President of the Chamber of Deputies
- In office 15 April 1997 – 31 August 1997
- Preceded by: Florentino Castro López
- Succeeded by: Porfirio Muñoz Ledo
- In office 1 September 1984 – 30 September 1984
- Preceded by: Luz Lajous Vargas
- Succeeded by: Ricardo Castillo Peralta

Personal details
- Born: 18 January 1931 Placeres del Oro, Guerrero, Mexico
- Died: 6 September 2004 (aged 73) Mexico City, Mexico
- Party: PRI
- Education: UNAM
- Occupation: Trade unionist and politician

= Netzahualcóyotl de la Vega =

Mexican trade union leader and politician

Netzahualcóyotl de la Vega García (18 January 1931 – 6 September 2004) was a Mexican trade union leader and politician affiliated with the Institutional Revolutionary Party (PRI).

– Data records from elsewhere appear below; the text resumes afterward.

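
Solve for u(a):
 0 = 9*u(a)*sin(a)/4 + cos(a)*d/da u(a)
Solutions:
 u(a) = C1*cos(a)^(9/4)


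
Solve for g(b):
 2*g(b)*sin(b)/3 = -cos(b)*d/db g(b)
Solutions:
 g(b) = C1*cos(b)^(2/3)


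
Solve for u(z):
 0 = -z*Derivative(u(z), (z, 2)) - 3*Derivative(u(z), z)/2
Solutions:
 u(z) = C1 + C2/sqrt(z)


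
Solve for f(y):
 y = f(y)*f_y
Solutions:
 f(y) = -sqrt(C1 + y^2)
 f(y) = sqrt(C1 + y^2)


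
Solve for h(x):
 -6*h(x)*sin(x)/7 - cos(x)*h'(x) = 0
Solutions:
 h(x) = C1*cos(x)^(6/7)


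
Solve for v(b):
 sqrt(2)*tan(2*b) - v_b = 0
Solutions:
 v(b) = C1 - sqrt(2)*log(cos(2*b))/2


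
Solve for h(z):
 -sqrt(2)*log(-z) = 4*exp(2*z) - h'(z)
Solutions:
 h(z) = C1 + sqrt(2)*z*log(-z) - sqrt(2)*z + 2*exp(2*z)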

He served in the Senate during the 54th and 55th sessions of Congress (1988–1994) representing Guerrero, and he was re-elected to the Senate for the 58th and 59th sessions (2000–2006) as a plurinominal senator.

He also served twice in the Chamber of Deputies: during the 52nd Congress (1982–1985), for the Federal District's 34th district,
and during the 56th Congress (1994–1997), for Guerrero's third district. He was the President of the Chamber of Deputies in 1984 and 1997.

He died in office during his second Senate term.